Les maisons d’hébergement à couteaux tirés avec Québec
Le ton monte entre la direction de certaines maisons d’hébergement en santé mentale de la Gaspésie et des Îles-de-la-Madeleine et le gouvernement du Québec.
Trois des cinq maisons de ce type ont fermé ou fermeront leurs portes pour des périodes prolongées au cours des prochaines semaines afin d’abaisser leur déficit accumulé.
L’Accalmie, de Pointe-à-la-Croix, a fermé ses portes le 28 avril pour quatre mois, afin de retrancher 63 000 $ à son déficit accumulé de 150 000 $.
Au cours des prochaines semaines, les maisons Émilie-Gamelin de Chandler et Sentier de l’espoir de Sainte-Anne-des-Monts l’imiteront, parce que leur budget est également insuffisant pour rester ouvert à longueur d’année sans faire de déficit.
Ces décisions, particulièrement celle touchant l’Accalmie, indisposent le député libéral de Bonaventure, Damien Arsenault, et le ministre de la Santé et des Services sociaux, Yves Bolduc, également ministre responsable de la région, qui croient que les maisons d’hébergement devraient rester ouvertes à longueur d’année, quitte à refiler le surplus de travail au réseau de la santé.
Dominique Bouchard, directrice de l’Accalmie, signale que l’établissement a hébergé 216 personnes pendant une période moyenne de 11 jours par homme ou femme en détresse.
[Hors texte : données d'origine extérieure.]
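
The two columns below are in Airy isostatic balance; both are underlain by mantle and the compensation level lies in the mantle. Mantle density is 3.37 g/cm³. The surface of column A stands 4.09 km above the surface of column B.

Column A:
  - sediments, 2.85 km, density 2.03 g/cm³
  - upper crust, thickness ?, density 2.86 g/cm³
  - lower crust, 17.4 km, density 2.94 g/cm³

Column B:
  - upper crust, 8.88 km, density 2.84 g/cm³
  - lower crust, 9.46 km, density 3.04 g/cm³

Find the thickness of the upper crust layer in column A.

Take the compensation level at the base of the deeper column (depth z_c below the surface of column A) and equate Σ ρ_i t_i down to z_c; mantle fills any gap and the z_c terms cancel.
Column A: 2.85×2.03 + x×2.86 + 17.4×2.94 + (z_c − 20.25 − x)×3.37
Column B: 4.09×0 + 8.88×2.84 + 9.46×3.04 + (z_c − 4.09 − 18.34)×3.37
The z_c×3.37 term appears on both sides and cancels. Collect the known terms of each column as K = Σ(ρt)_known − 3.37 × (depth of known layers): K_A = 56.9415 − 3.37×20.25 = −11.301; K_B = 53.9776 − 3.37×(4.09 + 18.34) = −21.6115.
Balance: K_A − x×(3.37 − 2.86) = K_B, so x = (K_A − K_B)/(3.37 − 2.86) = 10.3105/0.51 = 20.2 km.

20.2 km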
Ces 2 400 nuitées, à quelques données près, traduisent un taux d’occupation dépassant 80 %. Ces gens y viennent pour divers troubles mentaux, pour régler des problèmes d’alcool ou de toxicomanie. Leur statut social, qu’ils soient itinérants ou professionnels, n’a aucune importance.
Elle conteste la façon qu’ont MM. Arsenault et Bolduc de vouloir fragmenter le travail de l’Accalmie, une portion pour cet organisme communautaire et une autre pour le réseau de la santé. Elle dit du même souffle que l’Accalmie fonctionne avec un budget très serré. Elle redoute enfin l’impact que pourrait avoir une fermeture prolongée sur son personnel.
«Ça prend de l’expertise. Ces compétences, on les reconnaît en versant un salaire, qui n’est pas le plus haut du monde. Le salaire amène la stabilité. Des gens travaillent ici depuis 15 ans (…) Ça rassure les clients», précise-t-elle. L’Accalmie emploie 11 personnes, sept à temps complet et quatre à temps partiel.
Dominique Bouchard et les directions des autres maisons d’hébergement en santé mentale essaient depuis des mois de convaincre le député Arsenault et le ministre Bolduc d’accorder 1,5 million$ par an de plus aux cinq établissements de la Gaspésie et des Îles. En gros, ça prendrait 300 000 $ de plus par maison.
L’Accalmie fonctionne avec un budget annuel de 371 000 $. Il faudrait au moins 170 000 $ de plus pour maintenir des services sur une base annuelle. Même en fermant du 28 avril jusqu’à la fin de septembre, l’Accalmie restera avec une dette de 87 000$ à résorber.
«Il va falloir prévoir une autre période de fermeture», prévient Mme Bouchard en pensant à 2013.
Lors d’une visite à Carleton le 9 mars, le ministre Bolduc disait que l’Accalmie disposait de «bons montants» et qu’il faisait confiance à l’Agence régionale de la santé pour trouver une solution, à laquelle il entendait participer en rencontrant la direction de l’établissement de Pointe-à-la-Croix. Cette rencontre a tourné à l’impasse.
Le 30 avril, le député Arsenault a dit trouver «dur à comprendre» que le manque de financement justifie une fermeture prolongée de l’Accalmie, ou une fermeture tout court.
«Si vous avez 300 000 $, offrez des services toute l’année avec cette somme. Pour la balance, le ministère va trouver des alternatives», a-t-il indiqué.
Le député de Bonaventure concède que «le même service, des études ont été faites là-dessus, coûte plus cher dans le réseau [de la santé]». Il affirme toutefois qu’un service hospitalier, comme l’urgence, peut accueillir le double de clientèle sans que ça coûte nécessairement plus cher.
«J’aimerais mieux une solution travaillée avec l’Agence de santé», a-t-il conclu.
Mme Bouchard met en doute la possibilité pour le ministère de la Santé d’absorber la clientèle de l’Accalmie sans coup férir monétairement. Elle souligne qu’il y a quelques années, «une étude révélait qu’un service comme le nôtre coûtait 150$ pour 24 heures [par personne], alors qu’il coûtait 700$ à l’hôpital. Où est l’économie?».